The result is a story that feels fast paced and at times exciting, but the sheer number of characters makes it impossible for the reader to really invest. Halfway through the book I found myself asking why bother? Why am I supposed to care about these characters? Somebody dies and you don’t even blink. Certainly readers will gravitate to a few for different reasons, but overall you’re left cold. You never get a chance to really explore any one character. At the end of the book, Hamilton even introduces a whole new cast whose sole purpose is to manipulate the reader’s feelings when the bombs start flying. It fails because by the time you meet these people, your head’s about ready to explode just trying to remember everybody’s names to that point.
While the cliffhanger conclusion was expected, instead of feeling compelled to read the next book, the huge number of loose ends and unanswered questions only made me feel even more tired. It didn’t help that the fundamental ideas of the story were not that compelling. The Primes were interesting, but you don’t meet them until halfway in. The rest of the tech was pretty standard fare.
And while Hamilton’s portrayals of sexuality were not as explicit as those of, say, Iain M. Banks , he still goes way too far for my taste. I found all of it gratuitous, not adding anything to the story. At least Banks’s Use of Weapons ties the sexuality into the fundamental premise of the book. It is possible to portray love and passion without resorting to four-letter words. It’s possible to bring sexuality into a story without making you hope nobody is reading over your shoulder. (I’m looking at you, crazy people reading Fifty Shades on the bus!) And to make it even worse, the dialogue surrounding these scenes is the cheesiest, most unrealistic, and most blatantly adolescent-male-gaze oriented tripe I’ve ever read! There were a few points at the end (Justine and Kazimir are the worst) where I was just howling with laughter. Adele about died as I read some of it to her. I’m sorry, but people just don’t talk like that.

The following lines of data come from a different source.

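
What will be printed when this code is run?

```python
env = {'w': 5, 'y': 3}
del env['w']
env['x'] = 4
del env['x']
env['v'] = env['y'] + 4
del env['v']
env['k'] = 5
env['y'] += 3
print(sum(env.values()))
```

del 'w' → {'y': 3}
env['x'] = 4 → {'y': 3, 'x': 4}
del 'x' → {'y': 3}
env['v'] = env['y']+4 = 7 → {'y': 3, 'v': 7}
del 'v' → {'y': 3}
env['k'] = 5 → {'y': 3, 'k': 5}
env['y'] = 3+3 = 6 → {'y': 6, 'k': 5}
sum of values = 11

11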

Ooo! I found the best part. Get out your barf bags!
“Where are you going? You’re not going now?” [Justine]
“I have to.” He shrugged, almost blushing. “I hadn’t expected to spend the night.” [Kazimir]
She felt her own cheeks coloring at that. “I want you to spend every night here, Kazimir. I want every night to be like last night. I don’t do this anymore…Damnit, I thought…I didn’t think I could care for someone like this, not anymore. But you…”

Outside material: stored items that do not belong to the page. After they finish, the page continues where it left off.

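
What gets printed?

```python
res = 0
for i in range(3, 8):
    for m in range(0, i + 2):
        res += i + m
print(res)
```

295

i=3,m=0: res = 0+3 = 3
i=3,m=1: res = 3+4 = 7
i=3,m=2: res = 7+5 = 12
i=3,m=3: res = 12+6 = 18
i=3,m=4: res = 18+7 = 25
i=4,m=0: res = 25+4 = 29
i=4,m=1: res = 29+5 = 34
i=4,m=2: res = 34+6 = 40
i=4,m=3: res = 40+7 = 47
i=4,m=4: res = 47+8 = 55
i=4,m=5: res = 55+9 = 64
i=5,m=0: res = 64+5 = 69
i=5,m=1: res = 69+6 = 75
i=5,m=2: res = 75+7 = 82
i=5,m=3: res = 82+8 = 90
i=5,m=4: res = 90+9 = 99
i=5,m=5: res = 99+10 = 109
i=5,m=6: res = 109+11 = 120
i=6,m=0: res = 120+6 = 126
i=6,m=1: res = 126+7 = 133
i=6,m=2: res = 133+8 = 141
i=6,m=3: res = 141+9 = 150
i=6,m=4: res = 150+10 = 160
i=6,m=5: res = 160+11 = 171
i=6,m=6: res = 171+12 = 183
i=6,m=7: res = 183+13 = 196
i=7,m=0: res = 196+7 = 203
i=7,m=1: res = 203+8 = 211
i=7,m=2: res = 211+9 = 220
i=7,m=3: res = 220+10 = 230
i=7,m=4: res = 230+11 = 241
i=7,m=5: res = 241+12 = 253
i=7,m=6: res = 253+13 = 266
i=7,m=7: res = 266+14 = 280
i=7,m=8: res = 280+15 = 295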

“When this is over, when nothing lies between us, I will be yours for as long as you’ll have me.”
“Damnit.” Her eyes were watering.
“Don’t cry. I won’t have my beautiful angel cry for me. I’m not worth it.”
“You are. You are so worth it. You have no idea”
He finished dressing, then held her for a long moment. “I will come back for you,” he promised gravely. “I swear it.”
No joke. Verbatim.
Anyway, overall it’s a perfectly decent sci-fi read, but it’s nothing special. Prepare to expend some mental energy keeping track of everything. I will not be reading the second book nor, methinks, anything else by Mr. Hamilton.